Other rites of passage, like marriage, childbirth, career changes or interstate moves may be emphasized less by millennials, says Eric Roberge, founder of planning firm Beyond Your Hammock. “This industry has been built on the baby boomers,” Roberge says. “Their questions focused around retirement, Social Security, Medicare, taxes, estate planning and asset allocation. For the most part, young people don’t want to hear about that.”

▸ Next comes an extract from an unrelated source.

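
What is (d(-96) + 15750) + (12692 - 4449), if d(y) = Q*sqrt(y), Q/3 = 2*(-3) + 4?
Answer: 23993 - 24*I*sqrt(6) ≈ 23993.0 - 58.788*I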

Andrew Mohrmann, of St. Louis-based Modern Dollar Planning, agrees. “When I’m working with clients in their 30s, having a retirement plan isn’t the focus,” Mohrmann says. “Looking at short-term cash flow is a more meaningful discussion. Running long projections is a waste of time.”

Career Advice Counts

Millennials also want help navigating rising housing costs and stagnant wages. According to the U.S. Census Bureau, the median home value (adjusted for inflation) increased from about $93,000 in 1980 to $175,000 in 2014. A large number of millennials have returned home to live with their parents, according to the U.S. Bureau of Labor Statistics, which found that a little more than 30% of millennials aged 18 to 34 live with their parents. Only around 40% over the age of 25 are married, while more than 65% of 25- to 34-year-olds were married in 1980.

“In the early ’90s, the conversation for young people was should you rent or buy,” Fisher says. “There was this idea that renting was throwing money out the window. All they remembered was how much money their parents made on their primary residence over the past 20 years. Fast-forward to 2007 through today. Kids remember how their parents lost their money in real estate. Memory does influence our investment choices.”

Advisors have an opportunity to engage millennials in holistic financial planning, taking college graduates with few assets and substantial debts and molding them into thrifty savers and savvy investors.

“At least the median and affluent millennials should be on everybody’s radar,” says Morgan. “They’re a difficult group to reach because they’re confident and know how to use digital tools. It’s a difficult audience to show value to because they’re smart and don’t want to be sold; they want to be supported and educated and they want to make sure they’re on the right path. At the end of the day, that’s the biggest value we can provide to people.”